Noi operatori ci siamo rimboccati le maniche, tutti i dipendenti stanno osservando dei comportamenti corretti anche fuori dalla residenza, perché gli unici veicoli adesso siamo noi. Possiamo affermare che siamo circondati da persone meravigliose, che si stanno dando da fare comportandosi in maniera corretta ed impeccabile.
I parenti avvertono la lontananza e, a loro volta, i pazienti ancora di più. Abbiamo quindi acquistato telefoni e tablet aziendali per mantenere i rapporti a distanza e per sfatare tutto l’accanimento mediatico che c’è stato a livello nazionale e che ha generato solo del male, facendo recepire ai familiari informazioni negative. Ogni giorno ci chiamano e noi cerchiamo di tranquillizzarli stabilendo un filo diretto, appunto, tramite video chiamate e video messaggi. In occasione della Pasqua, ad esempio, abbiamo realizzato un flash mob ed un video di auguri.
Abbiamo inoltre uno staff di animatrici che, durante la giornata, fanno fare loro delle attività, quali la ginnastica dolce con una musica apposita, biodanza o dei lavoretti. In questa maniera riescono ad occupare la giornata.

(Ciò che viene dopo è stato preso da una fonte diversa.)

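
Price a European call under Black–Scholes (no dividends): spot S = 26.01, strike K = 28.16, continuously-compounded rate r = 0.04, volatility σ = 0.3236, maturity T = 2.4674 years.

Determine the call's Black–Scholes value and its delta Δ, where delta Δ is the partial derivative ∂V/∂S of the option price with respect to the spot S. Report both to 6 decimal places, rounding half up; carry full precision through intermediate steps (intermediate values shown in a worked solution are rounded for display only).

price = 5.420324
Δ = 0.614885

σ√T = 0.3236·√2.4674 = 0.508310
d₁ = (ln(S/K) + (r+σ²/2)T) / (σ√T) = (ln(26.01/28.16) + (0.04+0.3236²/2)·2.4674) / 0.508310 = (-0.079421 + 0.227885) / 0.508310 = 0.292074
d₂ = d₁ − σ√T = 0.292074 − 0.508310 = -0.216236
e^{−rT} = e^{−0.04·2.4674} = 0.906018
N(d₁) = 0.614885,  N(d₂) = 0.414402
Call price V = S·N(d₁) − K·e^{−rT}·N(d₂) = 15.993155 − 10.572831 = 5.420324
Δ = N(d₁) = 0.614885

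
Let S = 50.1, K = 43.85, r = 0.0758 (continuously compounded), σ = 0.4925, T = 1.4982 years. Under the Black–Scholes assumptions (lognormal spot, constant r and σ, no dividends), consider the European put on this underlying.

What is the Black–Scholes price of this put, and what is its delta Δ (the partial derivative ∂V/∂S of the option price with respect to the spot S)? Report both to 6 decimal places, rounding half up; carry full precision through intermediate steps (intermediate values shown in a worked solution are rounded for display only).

σ√T = 0.4925·√1.4982 = 0.602825
d₁ = (ln(S/K) + (r+σ²/2)T) / (σ√T) = (ln(50.1/43.85) + (0.0758+0.4925²/2)·1.4982) / 0.602825 = (0.133246 + 0.295262) / 0.602825 = 0.710835
d₂ = d₁ − σ√T = 0.710835 − 0.602825 = 0.108010
e^{−rT} = e^{−0.0758·1.4982} = 0.892647
N(−d₁) = 0.238593,  N(−d₂) = 0.456994
Put price V = K·e^{−rT}·N(−d₂) − S·N(−d₁) = 17.887928 − 11.953528 = 5.934400
Δ = −N(−d₁) = -0.238593

price = 5.934400
Δ = -0.238593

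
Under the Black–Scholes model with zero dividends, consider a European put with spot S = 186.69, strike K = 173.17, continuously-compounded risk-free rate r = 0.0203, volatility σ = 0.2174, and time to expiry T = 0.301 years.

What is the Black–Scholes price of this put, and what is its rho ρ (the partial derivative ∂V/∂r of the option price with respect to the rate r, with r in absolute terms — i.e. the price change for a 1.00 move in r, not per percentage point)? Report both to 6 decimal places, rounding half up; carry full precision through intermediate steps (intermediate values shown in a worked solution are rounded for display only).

price = 3.148451
ρ = -13.833003

σ√T = 0.2174·√0.301 = 0.119273
d₁ = (ln(S/K) + (r+σ²/2)T) / (σ√T) = (ln(186.69/173.17) + (0.0203+0.2174²/2)·0.301) / 0.119273 = (0.075176 + 0.013223) / 0.119273 = 0.741148
d₂ = d₁ − σ√T = 0.741148 − 0.119273 = 0.621875
e^{−rT} = e^{−0.0203·0.301} = 0.993908
N(−d₁) = 0.229302,  N(−d₂) = 0.267012
Put price V = K·e^{−rT}·N(−d₂) − S·N(−d₁) = 45.956821 − 42.808370 = 3.148451
ρ = −K·T·e^{−rT}·N(−d₂) = -13.833003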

La residenza per anziani non deve essere identificata come un abbandono, non è così. Tutte noi abbiamo un rapporto diretto con i parenti. Nel momento in cui arrivano qui è perché non hanno un’alternativa valida o concreta per tenere a casa queste persone. La nostra struttura è aperta h24 ai visitatori, per questo, l’imposizione di non poter più entrare è stata molto sofferta, più che dagli ospiti, che in realtà è come se si trovassero a casa loro, dai congiunti. Noi operatori siamo un punto fisso di riferimento per i pazienti, non sono mai lasciati soli o abbandonati. Sono dolcissimi e noi li dobbiamo proteggere perché sono una categoria debole. Per tutelarli, appunto, ci muoveremo passo passo e andremo con i piedi di piombo verso la riapertura, quando ce ne sarà data possibilità. La nostra scelta è risultata giusta e sono tutti al sicuro, non registriamo casi positivi e possiamo affermare che non c’è nessun contagio.
Noi dipendenti attuiamo un percorso di sicurezza, nessuno entra nei reparti senza aver effettuato tutti i passaggi obbligati e utilizzando tutti i dispositivi di sicurezza, che fortunatamente abbiamo avuto modo di reperire, non senza difficoltà, in quanto ci siamo attivati già dai primi segnali di emergenza. Ora siamo pronti, abbiamo tutti i kit di emergenza: dagli occhiali alle visiere. Abbiamo un reparto, dislocato con un accesso esterno, per gestire un’eventuale caso positivo. Il mio intento è quello di rassicurare le famiglie: in un momento così difficile da gestire non possiamo abbassare la guardia e dobbiamo essere razionali. Gli ospiti sono protetti al 100%, c’è serenità e contatto serrato con le famiglie. Il nostro è un lavoro che nobilita l’animo e che va fatto in un certo modo e soprattutto con un elevato senso di umanità”.
La struttura conta 100 persone, che provengono dalla Marsica, da Pescara e da Roma.
Quello delle residenze per anziani è un mondo di esperienze, di vita vissuta e di emozioni che valgono la pena di essere ascoltate e raccontate. Non possiamo chiudere gli occhi di fronte ai maltrattamenti a cui vengono sottoposti gli anziani, ma non possiamo nemmeno generalizzare, pensando, che in tutta Italia il sistema funzioni così.
Ci sono delle belle realtà, come quella che abbiamo avuto modo di scoprire oggi attraverso il nostro servizio.
Tra tre mesi compirà 100 anni uno dei “nonni”, con la speranza di essere tornati ad un barlume di serenità e di aver superato la fase critica, la nostra redazione si è fatta strappare la promessa di poter assistere ai festeggiamenti.